As Dale Earnhardt Jr. streaked toward his first NASCAR Sprint Cup victory in four years, the foremost star of another sport was walking a path of abject failure.

When Earnhardt took the checkered flag in Sunday’s Quicken Loans 400 at Michigan International Speedway, Tiger Woods was putting the finishing touches on a prolonged collapse in the U.S. Open Golf Championship at San Francisco’s Olympic Club.

From a NASCAR perspective, it’s a good thing Woods didn’t win the Open and siphon attention away from the victory that broke Earnhardt’s 143-race drought. It’s worth noting, however, that, exclusive of results, Earnhardt and Woods remain the most influential figures in their respective sports — but for vastly different reasons.

Woods built his career on relentless excellence. As Woods won tournament after tournament with a Zen-like focus, fellow competitors began conceding to him a psychological edge, much as Cup drivers did to Earnhardt’s father, who truly earned his nickname, “The Intimidator.”

Woods’ ability to move the needle in golf has survived a cheating scandal, a messy divorce, a rash of injuries, prolonged bouts of poor play and loss of the intimidation factor, which seemed to disappear when his aura of moral superiority was shattered.

Earnhardt’s reign as NASCAR’s most popular and influential driver has survived four years of famine, two crew chief changes since arriving at Hendrick Motorsports and failure to crack the top 20 in the standings in 2009 and 2010.

Clearly, performance has had little to do with Earnhardt’s magnetism. He is loved for an entirely different reason — his relentless, unfiltered honesty.

The quintessential distillation of Earnhardt’s ingenuous genuineness was a precious moment in his post-race press conference.
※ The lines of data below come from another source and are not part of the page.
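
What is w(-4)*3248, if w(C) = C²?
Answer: 51968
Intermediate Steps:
w(-4)*3248 = (-4)²*3248 = 16*3248 = 51968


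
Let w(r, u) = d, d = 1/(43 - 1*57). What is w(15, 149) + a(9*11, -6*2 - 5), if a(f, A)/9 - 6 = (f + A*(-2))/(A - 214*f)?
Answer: 2284501/42406 ≈ 53.872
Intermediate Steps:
d = -1/14 (d = 1/(43 - 57) = 1/(-14) = -1/14 ≈ -0.071429)
a(f, A) = 54 + 9*(f - 2*A)/(A - 214*f) (a(f, A) = 54 + 9*((f + A*(-2))/(A - 214*f)) = 54 + 9*((f - 2*A)/(A - 214*f)) = 54 + 9*(f - 2*A)/(A - 214*f))
w(r, u) = -1/14
w(15, 149) + a(9*11, -6*2 - 5) = -1/14 + 9*(-11547*11 + 4*(-6*2 - 5))/((-6*2 - 5) - 1926*11) = -1/14 + 9*(-1283*99 + 4*(-12 - 5))/((-12 - 5) - 214*99) = -1/14 + 9*(-127017 + 4*(-17))/(-17 - 21186) = -1/14 + 9*(-127017 - 68)/(-21203) = -1/14 + 9*(-1/21203)*(-127085) = -1/14 + 163395/3029 = 2284501/42406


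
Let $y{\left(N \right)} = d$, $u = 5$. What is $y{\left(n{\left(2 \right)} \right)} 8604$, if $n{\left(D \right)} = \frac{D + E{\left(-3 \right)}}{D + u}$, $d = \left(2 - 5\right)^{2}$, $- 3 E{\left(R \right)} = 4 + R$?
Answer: $77436$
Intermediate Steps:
$E{\left(R \right)} = - \frac{4}{3} - \frac{R}{3}$ ($E{\left(R \right)} = - \frac{4 + R}{3} = - \frac{4}{3} - \frac{R}{3}$)
$d = 9$ ($d = \left(-3\right)^{2} = 9$)
$n{\left(D \right)} = \frac{- \frac{1}{3} + D}{5 + D}$ ($n{\left(D \right)} = \frac{D - \frac{1}{3}}{D + 5} = \frac{D + \left(- \frac{4}{3} + 1\right)}{5 + D} = \frac{D - \frac{1}{3}}{5 + D} = \frac{- \frac{1}{3} + D}{5 + D}$)
$y{\left(N \right)} = 9$
$y{\left(n{\left(2 \right)} \right)} 8604 = 9 \cdot 8604 = 77436$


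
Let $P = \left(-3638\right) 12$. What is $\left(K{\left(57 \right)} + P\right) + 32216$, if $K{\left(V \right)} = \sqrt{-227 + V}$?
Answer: $-11440 + i \sqrt{170} \approx -11440.0 + 13.038 i$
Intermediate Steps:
$P = -43656$
$\left(K{\left(57 \right)} + P\right) + 32216 = \left(\sqrt{-227 + 57} - 43656\right) + 32216 = \left(\sqrt{-170} - 43656\right) + 32216 = \left(i \sqrt{170} - 43656\right) + 32216 = \left(-43656 + i \sqrt{170}\right) + 32216 = -11440 + i \sqrt{170}$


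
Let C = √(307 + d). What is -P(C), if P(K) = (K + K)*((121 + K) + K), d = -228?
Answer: -316 - 242*√79 ≈ -2466.9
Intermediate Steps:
C = √79 (C = √(307 - 228) = √79 ≈ 8.8882)
P(K) = 2*K*(121 + 2*K) (P(K) = (2*K)*(121 + 2*K) = 2*K*(121 + 2*K))
-P(C) = -2*√79*(121 + 2*√79)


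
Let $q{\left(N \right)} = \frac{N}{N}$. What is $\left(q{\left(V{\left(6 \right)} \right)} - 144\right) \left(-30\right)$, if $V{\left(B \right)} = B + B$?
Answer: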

Earnhardt was asked to respond to snarky comments from race runner-up Tony Stewart who prefaced his remarks with “It’s not a national holiday, guys.”
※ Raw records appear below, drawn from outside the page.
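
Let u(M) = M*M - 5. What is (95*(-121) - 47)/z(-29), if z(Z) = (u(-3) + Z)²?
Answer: -11542/625 ≈ -18.467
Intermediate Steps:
u(M) = -5 + M² (u(M) = M² - 5 = -5 + M²)
z(Z) = (4 + Z)² (z(Z) = ((-5 + (-3)²) + Z)² = ((-5 + 9) + Z)² = (4 + Z)²)
(95*(-121) - 47)/z(-29) = (95*(-121) - 47)/((4 - 29)²) = (-11495 - 47)/((-25)²) = -11542/625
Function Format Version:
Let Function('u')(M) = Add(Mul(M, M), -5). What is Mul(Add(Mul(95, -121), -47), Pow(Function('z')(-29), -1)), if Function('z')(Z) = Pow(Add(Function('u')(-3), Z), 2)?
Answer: Rational(-11542, 625) ≈ -18.467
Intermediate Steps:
Function('u')(M) = Add(-5, Pow(M, 2)) (Function('u')(M) = Add(Pow(M, 2), -5) = Add(-5, Pow(M, 2)))
Function('z')(Z) = Pow(Add(4, Z), 2) (Function('z')(Z) = Pow(Add(Add(-5, Pow(-3, 2)), Z), 2) = Pow(Add(Add(-5, 9), Z), 2) = Pow(Add(4, Z), 2))
Mul(Add(Mul(95, -121), -47), Pow(Function('z')(-29), -1)) = Mul(Add(Mul(95, -121), -47), Pow(Pow(Add(4, -29), 2), -1)) = Mul(Add(-11495, -47), Pow(Pow(-25, 2), -1)) = Mul(-11542, Pow(625, -1)) = Mul(-11542, Rational(1, 625)) = Rational(-11542, 625)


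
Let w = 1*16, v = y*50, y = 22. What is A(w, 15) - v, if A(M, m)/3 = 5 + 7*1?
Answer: -1064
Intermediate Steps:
v = 1100 (v = 22*50 = 1100)
w = 16
A(M, m) = 36 (A(M, m) = 3*(5 + 7*1) = 3*(5 + 7) = 3*12 = 36)
A(w, 15) - v = 36 - 1*1100 = 36 - 1100 = -1064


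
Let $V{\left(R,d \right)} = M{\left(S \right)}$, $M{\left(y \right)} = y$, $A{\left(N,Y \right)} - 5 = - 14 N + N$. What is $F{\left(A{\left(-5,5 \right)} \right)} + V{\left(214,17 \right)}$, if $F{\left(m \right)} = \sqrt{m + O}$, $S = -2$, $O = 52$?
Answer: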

Earnhardt cocked his head, smiled his disarming smile, and said softly, “For me it is.”

And it was a holiday, of course, for Junior Nation, which — collectively and impatiently but without losing hope — had waited for this moment since the George W. Bush administration.

Stewart notwithstanding, the bandwagon creaked under the weight of those who jumped on for the ride. NASCAR President Mike Helton anointed Earnhardt as the favorite to win the Cup title. Longtime friend Matt Kenseth described him as one of the top contenders for the championship Junior has never won.

Paradoxically, Earnhardt doesn’t have to win races and contend for championships to sustain his own following — he’s been voted the Cup series’ most popular driver for the last nine years — but his success on the racetrack certainly has an impact on the popularity of the sport as a whole.

Just how much we’ll discover over the next few months, as we count TV viewers and bodies through the turnstiles.

Earnhardt’s victory also masked a number of issues that doubtless would have been singled out had someone else won the race. Tires continued to blister, despite Goodyear’s 11th-hour change to harder left-side rubber.

A narrow groove that was a lane-and-a-half wide on a repaved track made sustained side-by-side racing all but impossible. The race ended with a 60-lap green-flag run and the winner out front by 5.393 seconds.

But none of that mattered, because Earnhardt won the race and afterwards declared a holiday.

So we can leave the grousing to Tony Stewart and start celebrating — and hope the run continues.